Forecasting Response to Treatment with Global Deep Learning and Patient-Specific Pharmacokinetic Priors
W. Potosnak, C. Challu, K. G. Oliveras, A. Dubrawski
We propose a novel hybrid global-local architecture and a pharmacokinetic encoder that informs deep learning models of patient-specific treatment effects. In the Machine Learning for Health (ML4H) Findings Track Collection.
auton-survival: an Open-Source Package for Regression, Counterfactual Estimation, Evaluation and Phenotyping with Censored Time-to-Event Data
W. Potosnak, C. Nagpal, A. Dubrawski
auton-survival is an open-source repository of tools for survival regression, adjustment in the presence of domain shift, counterfactual estimation, phenotyping for risk stratification as well as estimation of treatment effects with censored time-to-event data. In Proceedings of the 7th Machine Learning for Healthcare Conference, PMLR.

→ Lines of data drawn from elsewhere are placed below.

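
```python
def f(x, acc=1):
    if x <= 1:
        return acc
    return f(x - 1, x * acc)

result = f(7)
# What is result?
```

Accumulator trace (n, acc): (7, 1) -> (6, 7) -> (5, 42) -> (4, 210) -> (3, 840) -> (2, 2520) -> (1, 5040) -> return 5040

Answer: 5040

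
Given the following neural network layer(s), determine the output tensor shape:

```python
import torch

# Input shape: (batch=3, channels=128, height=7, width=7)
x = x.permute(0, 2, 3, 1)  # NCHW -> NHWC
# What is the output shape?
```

Input: (3, 128, 7, 7) -> Output: (3, 7, 7, 128)

Answer: (3, 7, 7, 128)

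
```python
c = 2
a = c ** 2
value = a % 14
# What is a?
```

Trace:
`c = 2` → c = 2
`a = c ** 2` → a = 4
`value = a % 14` → value = 4
So a = 4

Answer: 4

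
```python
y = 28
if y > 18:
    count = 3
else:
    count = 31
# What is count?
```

Trace:
`y = 28` → y = 28
`if y > 18: ...` → y > 18 is True → count = 3
So count = 3

Answer: 3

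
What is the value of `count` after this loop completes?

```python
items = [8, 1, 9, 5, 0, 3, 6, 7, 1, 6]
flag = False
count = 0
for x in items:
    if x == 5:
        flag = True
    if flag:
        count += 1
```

Count elements after first 5 in [8, 1, 9, 5, 0, 3, 6, 7, 1, 6]
`count` takes the values: 0 → 1 → 2 → 3 → 4 → 5 → 6 → 7

Answer: 7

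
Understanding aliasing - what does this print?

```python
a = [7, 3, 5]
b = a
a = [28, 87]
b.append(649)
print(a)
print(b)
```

Key concept: rebinding vs mutation: a is rebound to a new list, b still points at the original.
Step by step:
`a = [7, 3, 5]` → a = [7, 3, 5]
`b = a` → b = [7, 3, 5] (same object as a)
`a = [28, 87]` → a = [28, 87]
`b.append(649)` → b = [7, 3, 5, 649]
`print(a)` → prints [28, 87]
`print(b)` → prints [7, 3, 5, 649]

Answer:
[28, 87]
[7, 3, 5, 649]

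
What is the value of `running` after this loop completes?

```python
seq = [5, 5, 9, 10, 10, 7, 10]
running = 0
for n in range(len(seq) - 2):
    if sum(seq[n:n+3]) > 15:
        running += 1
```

Count windows with sum > 15
`running` takes the values: 0 → 1 → 2 → 3 → 4 → 5

Answer: 5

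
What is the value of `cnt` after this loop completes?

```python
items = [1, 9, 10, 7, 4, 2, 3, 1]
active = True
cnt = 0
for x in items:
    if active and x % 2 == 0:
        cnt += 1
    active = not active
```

Count even values at even positions
`cnt` takes the values: 0 → 1 → 2

Answer: 2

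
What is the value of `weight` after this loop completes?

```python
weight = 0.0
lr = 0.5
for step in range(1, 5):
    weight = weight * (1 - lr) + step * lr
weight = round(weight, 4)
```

Moving average with lr=0.5
`weight` takes the values: 0.0 → 0.5 → 1.25 → 2.125 → 3.0625

Answer: 3.0625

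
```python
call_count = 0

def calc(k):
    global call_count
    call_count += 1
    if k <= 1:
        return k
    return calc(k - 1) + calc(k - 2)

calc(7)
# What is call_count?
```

Calls(k) = 1 + Calls(k-1) + Calls(k-2); Calls(0)=Calls(1)=1. For k=7 this gives 41.

Answer: 41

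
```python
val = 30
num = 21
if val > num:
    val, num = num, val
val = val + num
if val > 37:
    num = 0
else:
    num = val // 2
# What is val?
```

Trace:
`val = 30` → val = 30
`num = 21` → num = 21
`if val > num: ...` → val > num is True → val = 21; num = 30
`val = val + num` → val = 51
`if val > 37: ...` → val > 37 is True → num = 0
So val = 51

Answer: 51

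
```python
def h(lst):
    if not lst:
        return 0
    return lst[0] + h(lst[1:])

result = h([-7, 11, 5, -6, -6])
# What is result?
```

(-7) + 11 + 5 + (-6) + (-6) + 0 = -3

Answer: -3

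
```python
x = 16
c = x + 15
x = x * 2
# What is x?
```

Trace:
`x = 16` → x = 16
`c = x + 15` → c = 31
`x = x * 2` → x = 32
So x = 32

Answer: 32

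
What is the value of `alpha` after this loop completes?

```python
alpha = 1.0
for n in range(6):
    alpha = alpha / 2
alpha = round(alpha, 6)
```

Halving LR 6 times: 1 / 2^6
`alpha` takes the values: 1.0 → 0.5 → 0.25 → 0.125 → 0.0625 → 0.03125 → 0.015625

Answer: 0.015625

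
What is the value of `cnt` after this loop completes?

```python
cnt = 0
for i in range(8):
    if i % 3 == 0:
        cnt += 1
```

Count numbers divisible by 3 in range(8)
`cnt` takes the values: 0 → 1 → 2 → 3

Answer: 3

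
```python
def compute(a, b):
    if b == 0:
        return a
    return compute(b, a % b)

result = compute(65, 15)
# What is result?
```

compute(65, 15) -> compute(15, 5) -> compute(5, 0) -> 5

Answer: 5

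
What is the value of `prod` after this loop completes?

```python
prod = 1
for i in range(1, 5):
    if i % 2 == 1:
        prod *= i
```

Product of odd numbers 1 to 4
`prod` takes the values: 1 → 3

Answer: 3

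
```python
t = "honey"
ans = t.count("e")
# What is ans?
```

Trace:
`t = "honey"` → t = 'honey'
`ans = t.count("e")` → ans = 1
So ans = 1

Answer: 1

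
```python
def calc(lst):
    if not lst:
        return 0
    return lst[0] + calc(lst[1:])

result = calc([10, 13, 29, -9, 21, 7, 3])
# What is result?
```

10 + 13 + 29 + (-9) + 21 + 7 + 3 + 0 = 74

Answer: 74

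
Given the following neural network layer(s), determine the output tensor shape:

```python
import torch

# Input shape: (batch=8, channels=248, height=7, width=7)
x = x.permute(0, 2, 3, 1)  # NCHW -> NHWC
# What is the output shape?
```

Input: (8, 248, 7, 7) -> Output: (8, 7, 7, 248)

Answer: (8, 7, 7, 248)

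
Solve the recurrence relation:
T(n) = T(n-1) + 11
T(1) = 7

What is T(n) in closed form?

Unrolling: T(n) = T(1) + 11·(n-1) = 7 + 11(n-1) = 11n - 4.

Answer: T(n) = 11n - 4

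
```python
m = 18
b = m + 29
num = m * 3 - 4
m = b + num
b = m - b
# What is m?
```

Trace:
`m = 18` → m = 18
`b = m + 29` → b = 47
`num = m * 3 - 4` → num = 50
`m = b + num` → m = 97
`b = m - b` → b = 50
So m = 97

Answer: 97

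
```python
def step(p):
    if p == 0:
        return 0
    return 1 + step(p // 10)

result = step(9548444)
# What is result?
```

Count of digits of 9548444: 7

Answer: 7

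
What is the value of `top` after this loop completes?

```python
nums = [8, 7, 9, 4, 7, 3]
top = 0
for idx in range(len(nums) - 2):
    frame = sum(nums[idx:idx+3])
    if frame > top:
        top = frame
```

Max sum of 3-element window in [8, 7, 9, 4, 7, 3]
`top` takes the values: 0 → 24

Answer: 24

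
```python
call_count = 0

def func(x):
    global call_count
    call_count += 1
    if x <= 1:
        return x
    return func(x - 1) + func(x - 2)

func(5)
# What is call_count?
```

Calls(x) = 1 + Calls(x-1) + Calls(x-2); Calls(0)=Calls(1)=1. For x=5 this gives 15.

Answer: 15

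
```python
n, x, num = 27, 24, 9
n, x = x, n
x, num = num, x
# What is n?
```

Trace:
`n, x, num = 27, 24, 9` → n = 27; x = 24; num = 9
`n, x = x, n` → n = 24; x = 27
`x, num = num, x` → x = 9; num = 27
So n = 24

Answer: 24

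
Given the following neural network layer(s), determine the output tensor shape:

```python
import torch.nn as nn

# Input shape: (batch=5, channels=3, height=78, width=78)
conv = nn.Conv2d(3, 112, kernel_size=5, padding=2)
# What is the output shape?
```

Input: (5, 3, 78, 78) -> Output: (5, 112, 78, 78)

Answer: (5, 112, 78, 78)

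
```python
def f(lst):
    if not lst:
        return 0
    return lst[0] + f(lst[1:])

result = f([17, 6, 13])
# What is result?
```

17 + 6 + 13 + 0 = 36

Answer: 36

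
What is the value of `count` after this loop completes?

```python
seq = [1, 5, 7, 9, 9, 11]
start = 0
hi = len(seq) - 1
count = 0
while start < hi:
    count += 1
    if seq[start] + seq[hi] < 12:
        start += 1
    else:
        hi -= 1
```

Steps to find pair summing to 12
`count` takes the values: 0 → 1 → 2 → 3 → 4 → 5

Answer: 5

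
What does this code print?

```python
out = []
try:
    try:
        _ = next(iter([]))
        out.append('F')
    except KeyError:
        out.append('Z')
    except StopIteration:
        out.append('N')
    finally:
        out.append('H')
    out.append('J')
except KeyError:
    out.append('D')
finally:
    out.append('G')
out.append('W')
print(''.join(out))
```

Execution trace: 'N' (inner except StopIteration) → 'H' (inner finally) → 'J' (try body, no exception) → 'G' (finally) → 'W' (after the try/except). Output: NHJGW

Answer: NHJGW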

Graph Neural Networks for Improved El Nino Forecasting
S. Rühling Cachay, E. Erickson*, A. F. C., Bucker*, E. Pokropek*, W. Potosnak*, S. Osei, B. Lütjens.
We propose the application of spatiotemporal Graph Neural Networks (GNN) to forecast El Niño–Southern Oscillation (ENSO) at longer lead times with finer granularity and improved predictive skill than current state-of-the-art methods. Presented at the 2020 NeurIPS workshop, Tackling Climate Change with Machine Learning.